Conner runs Beasley's “Wired 96.5” and WXTU in Philadelphia. Now each station there will have its own program director.

What is significant is that Beasley corporate has arrived at the right decision to have one person tending to the content at every station in every market from now on. This will no doubt improve the Beasley group but it also stands in stark contrast to the mistakes being made by many other larger companies.

In fact, the trend as I see it for 2010, is the polar opposite of Beasley’s one station-one PD edict.

Looking ahead you will see:

1. More clusters looking like a ghost town with a skeleton staff of live talent. Everything else will be Repeater Radio imported from out of Dodge or voice tracked to save money.

2. When stations are not local, today’s radio corporation feel they don't need a PD at every station so you can expect one person running several properties. This has been going on since consolidation began back in 1996 and will continue, but it may get worse.

3. A corporate person acting as a “traffic cop” directing programming to different clusters in markets, regions and nationwide without respect to whether that programming is local. Don't confuse this "switcher" with an in-market program director.

4. The demise of the local morning show. With Clear Channel, Cumulus and whatever is left of post-bankruptcy Citadel, mornings will be turned into “more music” marathons with the customary long commercial junk heaps. They like this concept because it plays to the People Meter misconception that more music gains more listeners. What it really does is game PPM’s vulnerabilities and produces hearers not listeners.

5. Lack of localization. 2010 will be the year that did in local radio in most markets. Where an independent operator continues to invest in local personalities, news and community commitment, they will continue to do well. For everyone else, there’s MasterCard. Charge the future to vanilla programming that doesn’t really fit where listeners live.

The other day a school principal was taken hostage in New York state. It made the national news. Coverage was everywhere on the Internet.

Here’s an email that a radio pro in that market sent to me that says it all:

“About 3 hours ago in Dutchess County, NY, a gunman stormed a high school in the next town over. He held a school administrator hostage at gunpoint. As soon as I heard, I started scanning the local radio dial.

Cumulus coverage: F (I'm not sure they even knew).


Clear Channel: C- At least they did a few taped break-in's with luke warm information. They still didn't stop their syndicated programming.


Pamal/K-104/WSPK: A+. Much to my surprise, this 50K watt top 40 station stopped all programming and did nonstop coverage for 2 1/2 hours. They interviewed the town supervisor and continuously broadcast news to scared parents, where to stage, how to communicate with their children and live reports with area residents. I was shocked. The last station in the world I would have ever expected to go live and nonstop was K-104. Yes, they are a corporate group, but they took their responsibility seriously.

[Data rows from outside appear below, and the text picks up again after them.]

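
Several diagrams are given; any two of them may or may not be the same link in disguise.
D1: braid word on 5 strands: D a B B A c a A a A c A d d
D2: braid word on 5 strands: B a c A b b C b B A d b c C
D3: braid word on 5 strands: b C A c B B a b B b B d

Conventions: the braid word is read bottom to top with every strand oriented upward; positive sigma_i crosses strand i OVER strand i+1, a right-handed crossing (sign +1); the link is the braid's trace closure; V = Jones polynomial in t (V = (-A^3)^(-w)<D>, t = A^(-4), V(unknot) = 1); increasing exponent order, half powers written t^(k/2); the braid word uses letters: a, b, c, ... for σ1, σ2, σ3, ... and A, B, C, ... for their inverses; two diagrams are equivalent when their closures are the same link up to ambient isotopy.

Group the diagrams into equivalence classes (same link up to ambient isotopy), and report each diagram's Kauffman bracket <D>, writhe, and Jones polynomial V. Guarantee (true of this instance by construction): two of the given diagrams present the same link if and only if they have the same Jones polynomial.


classes: {D1} | {D2} | {D3}
V(D1) = t^-2 + 2 + t^2  [14 crossings, <D> = A^-8 + 2 + A^8, w = 0]
V(D2) = 1 + t + t^2 + t^3  [14 crossings, <D> = A^-6 + A^-2 + A^2 + A^6, w = +2]
D3 (bracket 1 + A^4 + A^8 + A^12; 12 crossings at w = 0): V = t^-3 + t^-2 + t^-1 + 1
note: 3 classes among 3 diagrams; unequal V(t) rules out equality


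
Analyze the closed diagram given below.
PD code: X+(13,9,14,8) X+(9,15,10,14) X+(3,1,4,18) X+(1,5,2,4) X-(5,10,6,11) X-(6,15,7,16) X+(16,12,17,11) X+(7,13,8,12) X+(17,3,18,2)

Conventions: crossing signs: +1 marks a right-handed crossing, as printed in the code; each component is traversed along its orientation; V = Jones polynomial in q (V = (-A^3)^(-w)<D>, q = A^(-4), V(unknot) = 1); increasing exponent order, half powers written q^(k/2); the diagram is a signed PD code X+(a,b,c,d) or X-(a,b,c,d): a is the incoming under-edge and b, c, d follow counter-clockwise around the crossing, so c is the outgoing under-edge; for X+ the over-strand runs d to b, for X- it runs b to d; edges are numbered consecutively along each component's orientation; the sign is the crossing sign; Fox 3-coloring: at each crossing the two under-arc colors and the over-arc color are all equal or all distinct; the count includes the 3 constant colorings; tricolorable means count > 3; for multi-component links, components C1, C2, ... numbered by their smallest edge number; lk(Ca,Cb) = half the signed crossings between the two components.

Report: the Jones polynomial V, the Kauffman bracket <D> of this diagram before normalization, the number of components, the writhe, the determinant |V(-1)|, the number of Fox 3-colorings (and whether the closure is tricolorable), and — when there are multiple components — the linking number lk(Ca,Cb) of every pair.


V = q^2 + 2q^4 - 2q^5 + q^6 - 2q^7 + q^8
<D> = -A^-17 + 2A^-13 - A^-9 + 2A^-5 - 2A^-1 - A^7 (w = +5)
1 component over 9 crossings, w = +5
27 Fox colorings among 3^9, |V(-1)| = 9: tricolorable
why: w = +5 shifts under R1 moves; the (-A^3)^(-5) factor cancels that in V


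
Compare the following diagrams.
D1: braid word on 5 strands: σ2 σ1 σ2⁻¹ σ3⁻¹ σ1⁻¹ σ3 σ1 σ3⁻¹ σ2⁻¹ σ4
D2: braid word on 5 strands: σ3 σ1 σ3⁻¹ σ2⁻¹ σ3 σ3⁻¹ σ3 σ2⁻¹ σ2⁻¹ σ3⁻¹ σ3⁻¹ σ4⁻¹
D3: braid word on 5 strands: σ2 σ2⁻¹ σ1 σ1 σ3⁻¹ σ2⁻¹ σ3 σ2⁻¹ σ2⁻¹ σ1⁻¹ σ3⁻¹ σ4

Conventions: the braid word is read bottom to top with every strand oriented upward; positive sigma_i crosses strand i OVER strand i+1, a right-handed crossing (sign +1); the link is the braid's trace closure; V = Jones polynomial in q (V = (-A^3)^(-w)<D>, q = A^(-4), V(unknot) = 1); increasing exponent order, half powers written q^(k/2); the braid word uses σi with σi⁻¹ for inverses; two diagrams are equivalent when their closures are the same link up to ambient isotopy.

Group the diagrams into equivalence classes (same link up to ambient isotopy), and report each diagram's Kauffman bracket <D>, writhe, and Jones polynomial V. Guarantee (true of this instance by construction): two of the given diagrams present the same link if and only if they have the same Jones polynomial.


equivalence classes: {D1} | {D2, D3}
D1 (bracket 1; 10 crossings at w = 0): V = 1
V(D2) = -q^-6 + q^-5 - q^-4 + 2q^-3 - q^-2 + q^-1  (w -4, c 12, <D> = A^-8 - A^-4 + 2 - A^4 + A^8 - A^12)
V(D3) = -q^-6 + q^-5 - q^-4 + 2q^-3 - q^-2 + q^-1  [12 crossings, <D> = A^-2 - A^2 + 2A^6 - A^10 + A^14 - A^18, w = -2]
key observation: V(q) takes 2 values over 3 diagrams, fixing the grouping


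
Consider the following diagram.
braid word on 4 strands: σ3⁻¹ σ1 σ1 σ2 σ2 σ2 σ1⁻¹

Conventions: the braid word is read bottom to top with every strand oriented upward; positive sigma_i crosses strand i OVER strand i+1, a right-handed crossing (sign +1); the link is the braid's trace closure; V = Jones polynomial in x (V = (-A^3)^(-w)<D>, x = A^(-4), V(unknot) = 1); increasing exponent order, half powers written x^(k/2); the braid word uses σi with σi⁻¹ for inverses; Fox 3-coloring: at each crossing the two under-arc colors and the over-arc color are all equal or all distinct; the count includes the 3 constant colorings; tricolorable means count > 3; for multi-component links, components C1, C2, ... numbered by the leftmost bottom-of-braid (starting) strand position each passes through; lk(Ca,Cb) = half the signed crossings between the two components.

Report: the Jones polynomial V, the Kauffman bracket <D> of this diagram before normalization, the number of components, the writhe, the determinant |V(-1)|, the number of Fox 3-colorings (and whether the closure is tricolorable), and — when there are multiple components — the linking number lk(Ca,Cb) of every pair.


Jones polynomial: V(x) = x + x^3 - x^4
<D> = A^-7 - A^-3 - A^5; writhe +3
components 1, writhe +3 (7 crossings)
3-colorings: 9 of 3^7, det 3 — tricolorable
note: the span of V is 3, forcing >= 3 crossings in any diagram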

Maybe there is hope for some radio stations?


There is always hope for local radio.

Locally run.

Locally programmed.

Locally sold.

That’s why Beasley’s decision to put someone in charge of the product 24/7 for each station is sending the right message.

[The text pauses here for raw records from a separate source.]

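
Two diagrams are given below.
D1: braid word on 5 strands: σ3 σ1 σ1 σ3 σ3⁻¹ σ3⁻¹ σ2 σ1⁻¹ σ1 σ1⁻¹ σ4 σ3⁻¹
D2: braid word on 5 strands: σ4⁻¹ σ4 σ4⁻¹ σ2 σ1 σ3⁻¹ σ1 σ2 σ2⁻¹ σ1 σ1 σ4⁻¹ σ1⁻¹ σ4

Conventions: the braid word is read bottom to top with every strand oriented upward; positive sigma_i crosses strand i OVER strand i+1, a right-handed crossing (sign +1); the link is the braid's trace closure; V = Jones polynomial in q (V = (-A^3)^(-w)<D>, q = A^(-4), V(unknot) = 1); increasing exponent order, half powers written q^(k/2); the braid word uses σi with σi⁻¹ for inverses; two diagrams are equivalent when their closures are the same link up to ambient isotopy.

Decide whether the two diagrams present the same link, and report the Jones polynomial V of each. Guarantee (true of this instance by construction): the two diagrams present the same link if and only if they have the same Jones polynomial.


same link: no
V(D1) = 1  [12 crossings, <D> = A^6, w = +2]
D2 (bracket -A^-10 + A^-6 + A^2; 14 crossings at w = +2): V = q + q^3 - q^4
note: 2 values of V(q) split the 2 diagrams


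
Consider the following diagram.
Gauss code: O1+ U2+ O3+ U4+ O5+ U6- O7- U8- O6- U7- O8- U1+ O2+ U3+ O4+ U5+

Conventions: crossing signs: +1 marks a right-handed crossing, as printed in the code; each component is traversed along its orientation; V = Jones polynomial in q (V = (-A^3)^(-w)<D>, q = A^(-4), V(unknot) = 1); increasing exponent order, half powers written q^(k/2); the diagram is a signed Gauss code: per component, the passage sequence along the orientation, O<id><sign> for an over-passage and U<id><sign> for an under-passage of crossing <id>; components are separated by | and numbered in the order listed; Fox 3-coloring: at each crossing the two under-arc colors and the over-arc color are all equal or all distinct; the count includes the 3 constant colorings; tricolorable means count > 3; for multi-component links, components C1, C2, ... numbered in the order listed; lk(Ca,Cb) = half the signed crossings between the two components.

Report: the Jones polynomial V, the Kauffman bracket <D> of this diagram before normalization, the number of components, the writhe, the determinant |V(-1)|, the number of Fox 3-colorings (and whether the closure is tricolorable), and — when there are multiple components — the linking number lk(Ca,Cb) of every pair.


V(q) = -q^-2 + q^-1 - 1 + 3q - 2q^2 + 3q^3 - 2q^4 + q^5 - q^6
bracket: -A^-18 + A^-14 - 2A^-10 + 3A^-6 - 2A^-2 + 3A^2 - A^6 + A^10 - A^14, w = +2
1 component, writhe +2, over 8 crossings
det 15, colorings 9 of 3^8 — tricolorable
observation: det 15 = |V(-1)|; divisible by 3, so tricolorable


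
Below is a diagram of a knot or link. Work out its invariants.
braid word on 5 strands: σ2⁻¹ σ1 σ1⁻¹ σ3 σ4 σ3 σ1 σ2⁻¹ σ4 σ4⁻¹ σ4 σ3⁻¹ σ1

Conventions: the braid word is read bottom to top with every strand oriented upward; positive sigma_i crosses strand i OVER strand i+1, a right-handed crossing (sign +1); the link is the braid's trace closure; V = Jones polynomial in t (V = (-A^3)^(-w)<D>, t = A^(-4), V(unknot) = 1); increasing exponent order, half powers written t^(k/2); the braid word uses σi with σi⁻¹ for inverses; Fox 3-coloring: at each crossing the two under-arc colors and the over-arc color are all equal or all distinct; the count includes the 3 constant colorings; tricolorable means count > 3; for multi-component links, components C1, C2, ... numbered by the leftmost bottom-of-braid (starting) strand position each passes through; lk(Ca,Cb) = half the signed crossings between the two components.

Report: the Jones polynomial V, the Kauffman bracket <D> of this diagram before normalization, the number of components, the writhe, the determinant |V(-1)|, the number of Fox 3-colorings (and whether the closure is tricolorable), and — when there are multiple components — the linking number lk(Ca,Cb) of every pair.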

It would be nice if everyone followed their lead.

Beasley is not usually a trendsetter positively or negatively. Here’s how the group ranks in the current Best & Worst Radio Groups poll -- click here.

But, every time you see radio done well – aimed at the community whether it’s WCBS-FM in the big town or a small station in Oklahoma, it is not surprising that their approach always works.

What hasn’t worked is the cost-cutter version of radio that has driven listeners away and hasn’t even succeeded as a publicly-funded business.

Do you think maybe the real smart people are the ones with their egos in check and not the ones who lined their pockets turning radio into a commodity?

They're the ones headed to bankruptcy.